Python 3 Data Science Summary: https://blog.csdn.net/weixin_41793113/article/details/99707225
import numpy as np import pandas as pd from pandas import Series, DataFrame
data = { 'Country': ['China', 'India', 'Brazil'], 'Capital': ['Beijing', 'New Delhi', 'Brasilia'], 'Population': ['1432732201', '1303171635', '207847528'] } #python dictionary
s1 = Series(data['Country'])
s1
s2 = Series(data['Capital']) s3 = Series(data['Population'])
df = DataFrame(data) #DataFrame can be understood as a multi-column Series
df
for row in df.iterrows(): print(row) #Iterator traverses each line
for row in df.iterrows(): print(row[0], '+', row[1]) #[0] is the index [1] is the value break
# Creating DataFrame through Series
df_new = DataFrame([s1,s2,s3])
df_new
df #The difference lies in listing.
df_new = DataFrame([s1,s2,s3], index=['Country','Capital', 'Population']) #Solve the above column name problem and pass in the index
df_new
# It can be found that it is superimposed by line and needs to be transposed
df_new.T
# Detailed description of the basic attributes of Pandas DataFrame
List of Basic Functions
import pandas as pd import library
df = pd.DataFrame(data=None, index=None, columns=None, dtype=None, copy=False)
Create a DataFrame
Code | function | |
---|---|---|
1 | DataFrame() | Create a DataFrame object |
2 | df.values | Returns an object of type ndarray |
3 | df.index | Get row index |
4 | df.columns | Get column index |
5 | df.axes | Get row and column indexes |
6 | df.T | Row-column alignment |
7 | df. info() | Print the information of the DataFrame object |
8 | df.head(i) | Display the first i-line data |
9 | df.tail(i) | Display post-i row data |
10 | df.describe() | View column-by-column statistics of data |
1. Create a DataFrame
The value of the parameter index of the DataFrame() function corresponds to the value of the row index.

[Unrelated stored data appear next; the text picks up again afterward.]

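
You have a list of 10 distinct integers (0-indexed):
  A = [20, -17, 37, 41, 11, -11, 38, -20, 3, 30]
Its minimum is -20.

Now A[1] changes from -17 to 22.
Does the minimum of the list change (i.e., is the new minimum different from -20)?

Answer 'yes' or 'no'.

Old min = -20
Change: A[1] -17 -> 22
Changed element was NOT the min; min changes only if 22 < -20.
New min = -20; changed? no

Answer: no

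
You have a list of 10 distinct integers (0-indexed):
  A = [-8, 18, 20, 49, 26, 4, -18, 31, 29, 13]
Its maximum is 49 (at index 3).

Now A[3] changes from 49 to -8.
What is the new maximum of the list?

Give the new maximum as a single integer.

Old max = 49 (at index 3)
Change: A[3] 49 -> -8
Changed element WAS the max -> may need rescan.
  Max of remaining elements: 31
  New max = max(-8, 31) = 31

Answer: 31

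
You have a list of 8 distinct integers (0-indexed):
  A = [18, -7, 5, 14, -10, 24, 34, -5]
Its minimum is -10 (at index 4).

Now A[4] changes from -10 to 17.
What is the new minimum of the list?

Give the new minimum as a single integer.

Old min = -10 (at index 4)
Change: A[4] -10 -> 17
Changed element WAS the min. Need to check: is 17 still <= all others?
  Min of remaining elements: -7
  New min = min(17, -7) = -7

Answer: -7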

If it is not assigned manually, it will be allocated from 0 by default. columns are equivalent to column indexes, and if you do not assign them manually, they will be assigned from 0 by default.
data = { 'Gender':['male','female','female','male','male'], 'Full name':['Xiao Ming','Xiaohong','Xiaofang','Big black','Zhang San'], 'Age':[20,21,25,24,29]} df = pd.DataFrame(data,index=['one','two','three','four','five'], columns=['Full name','Gender','Age','Occupation']) df
Operation results:
2. df.values returns objects of type ndarray
The ndarray type, numpy's N-dimensional array object, usually converts data of DataFrame type to ndarray type, which is easy to operate. For example, slicing a DataFrame type requires the form of df. iloc [:, 1:3], and directly X [:, 1:3] for the array type.

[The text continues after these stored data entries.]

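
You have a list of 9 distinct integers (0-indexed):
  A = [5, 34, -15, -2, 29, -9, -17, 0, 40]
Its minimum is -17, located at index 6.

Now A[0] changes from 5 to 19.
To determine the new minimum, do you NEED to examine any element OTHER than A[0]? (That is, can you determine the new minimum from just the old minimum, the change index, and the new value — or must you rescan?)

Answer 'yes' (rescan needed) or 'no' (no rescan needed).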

X = df.values print(type(X)) #Display data type X
3. df.index to get row index
df.index
Operation results:
Index(['one', 'two', 'three', 'four', 'five'], dtype='object')

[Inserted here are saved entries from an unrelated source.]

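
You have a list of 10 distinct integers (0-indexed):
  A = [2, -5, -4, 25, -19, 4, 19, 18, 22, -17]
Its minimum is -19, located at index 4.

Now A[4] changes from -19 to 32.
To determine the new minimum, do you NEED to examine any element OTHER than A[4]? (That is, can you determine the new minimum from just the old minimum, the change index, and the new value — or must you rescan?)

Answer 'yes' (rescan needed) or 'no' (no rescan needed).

Answer: yes

Derivation:
Old min = -19 at index 4
Change at index 4: -19 -> 32
Index 4 WAS the min and new value 32 > old min -19. Must rescan other elements to find the new min.
Needs rescan: yes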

4. df.columns retrieves column indexes
df.columns
Operation results:
Index(['Full name', 'Gender', 'Age', 'Occupation'], dtype='object')
5. df.axes retrieves row and column indexes
df.axes
Operation results:
[Index(['one', 'two', 'three', 'four', 'five'], dtype='object'), Index(['Full name', 'Gender', 'Age', 'Occupation'], dtype='object')]
- 1
- 2
6. df.T index and columns alignment
df.T
Operation results:
7. df.info () Print the information of the DataFrame object
df.info()
Operation results:
<class 'pandas.core.frame.DataFrame'> Index: 5 entries, one to five Data columns (total 4 columns): //Name 5 non-null object //Gender 5 non-null object //Age 5 non-null int64 //Occupation 0 non-null object dtypes: int64(1), object(3) memory usage: 200.0+ bytes
8.df.head(i) displays the first i-line data
df.head(2)
Operation results:
If you want to display the first few columns of data, you can use df.T.head(i)
9. df.tail(i) post-display i-line data
df.tail(2)
Operation results:
10. df.describe() view statistics by column
Information such as number of data, missing value, minimum and maximum number, average value, quantile can be displayed.